Building an oversized architectural door using heavy materials such as concrete, steel, lead, stone, brick and mortar, and the like can be hugely challenging due to the excessive weight. The bigger the door, the more weight, stress and strain on the structure when operating such a monumental architectural door.

Again, Sing’s invention provides a high-precision lightweight substrate which can unfailingly support the weight of heavy architectural materials, and support the materials exceedingly well, while remaining lighter in weight, and can also be guaranteed not to fail for 50 years.

How Is It Possible?

You might ask yourself how this new patented technology can make the previously impossible large architectural door designs possible in present day? Sing’s patent holds the answer.

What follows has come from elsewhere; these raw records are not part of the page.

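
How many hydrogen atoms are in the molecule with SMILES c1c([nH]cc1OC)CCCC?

Hydrogens are implicit in SMILES; fill each atom to its normal valence:
  3 × C: 2 H each → 6
  2 × C: 3 H each → 6
  2 × C (aromatic): 1 H each → 2
  2 × C (aromatic): no H
  1 × N (aromatic): 1 H
  1 × O: no H
  Total hydrogens = 15.

15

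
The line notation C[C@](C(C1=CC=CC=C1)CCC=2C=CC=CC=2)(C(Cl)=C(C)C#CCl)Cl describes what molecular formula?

Heavy atoms from the SMILES: 22 C, 3 Cl.
Implicit hydrogens by atom environment:
  10 × C (aromatic): 1 H each → 10
  5 × C: no H
  3 × Cl: no H
  2 × C: 3 H each → 6
  2 × C: 2 H each → 4
  2 × C (aromatic): no H
  1 × C: 1 H
  Total hydrogens = 21.
Molecular formula: C22H21Cl3

C22H21Cl3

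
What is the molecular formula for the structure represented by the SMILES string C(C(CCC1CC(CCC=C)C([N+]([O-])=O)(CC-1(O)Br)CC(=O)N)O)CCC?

C19H33BrN2O5

Heavy atoms from the SMILES: 1 Br, 19 C, 2 N, 5 O.
Implicit hydrogens by atom environment:
  11 × C: 2 H each → 22
  4 × C: 1 H each → 4
  3 × C: no H
  2 × O: 1 H each → 2
  2 × O: no H
  1 × Br: no H
  1 × C: 3 H
  1 × N: 2 H
  1 × N (charge +1): no H
  1 × O (charge -1): no H
  Total hydrogens = 33.
Molecular formula: C19H33BrN2O5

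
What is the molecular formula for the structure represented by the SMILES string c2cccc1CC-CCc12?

Heavy atoms from the SMILES: 10 C.
Implicit hydrogens by atom environment:
  4 × C: 2 H each → 8
  4 × C (aromatic): 1 H each → 4
  2 × C (aromatic): no H
  Total hydrogens = 12.
Molecular formula: C10H12

C10H12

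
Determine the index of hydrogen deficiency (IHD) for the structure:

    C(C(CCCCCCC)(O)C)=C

1

Molecular formula from the SMILES: C11H22O.
DoU = (2C + 2 + N − H − X)/2 = (2·11 + 2 + 0 − 22 − 0)/2 = 2/2 = 1.
(Structurally: 0 ring(s) + 1 π bond(s) = 1.)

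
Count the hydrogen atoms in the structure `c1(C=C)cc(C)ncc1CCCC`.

17

Hydrogens are implicit in SMILES; fill each atom to its normal valence:
  4 × C: 2 H each → 8
  3 × C (aromatic): no H
  2 × C: 3 H each → 6
  2 × C (aromatic): 1 H each → 2
  1 × C: 1 H
  1 × N (aromatic): no H
  Total hydrogens = 17.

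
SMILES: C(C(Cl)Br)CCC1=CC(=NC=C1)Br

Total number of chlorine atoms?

The symbol for chlorine appears 1 time in the SMILES.

1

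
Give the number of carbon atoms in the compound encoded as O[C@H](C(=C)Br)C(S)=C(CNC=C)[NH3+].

The symbol for carbon appears 8 times in the SMILES.

8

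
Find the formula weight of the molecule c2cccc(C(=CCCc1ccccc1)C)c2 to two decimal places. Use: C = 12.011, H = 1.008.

222.33

Molecular formula: C17H18.
M = 17×12.011 + 18×1.008 = 222.33 g/mol.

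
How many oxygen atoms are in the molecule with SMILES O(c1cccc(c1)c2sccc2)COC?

2

The symbol for oxygen appears 2 times in the SMILES.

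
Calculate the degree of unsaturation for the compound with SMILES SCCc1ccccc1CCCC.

4

Molecular formula from the SMILES: C12H18S.
DoU = (2C + 2 + N − H − X)/2 = (2·12 + 2 + 0 − 18 − 0)/2 = 8/2 = 4.
(Structurally: 1 ring(s) + 3 π bond(s) = 4.)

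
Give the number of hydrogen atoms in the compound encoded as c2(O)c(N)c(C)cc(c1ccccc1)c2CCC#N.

Hydrogens are implicit in SMILES; fill each atom to its normal valence:
  6 × C (aromatic): 1 H each → 6
  6 × C (aromatic): no H
  2 × C: 2 H each → 4
  1 × C: 3 H
  1 × C: no H
  1 × N: 2 H
  1 × N: no H
  1 × O: 1 H
  Total hydrogens = 16.

16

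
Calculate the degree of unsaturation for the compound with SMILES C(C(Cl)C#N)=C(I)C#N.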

Peter Sing’s revolutionary patent is based on a hybrid combination of old and new technologies to create a lightweight architectural composite substrate that is stronger than steel pound-for-pound.

He starts with a torsion box grid structure using vertical grain natural wood fiber to form small grids two to three inches, then fills the otherwise empty structure cells with rigid foam material and sandwiches the metric structure between two sheet goods to complete the reinforced structural insulated hybrid panel.

This is the revolutionary core technology that has revolutionized the architectural door market across the board.

That’s why more and more architects are specifying Sing Core Doors in their most prestigious contemporary architectural design projects.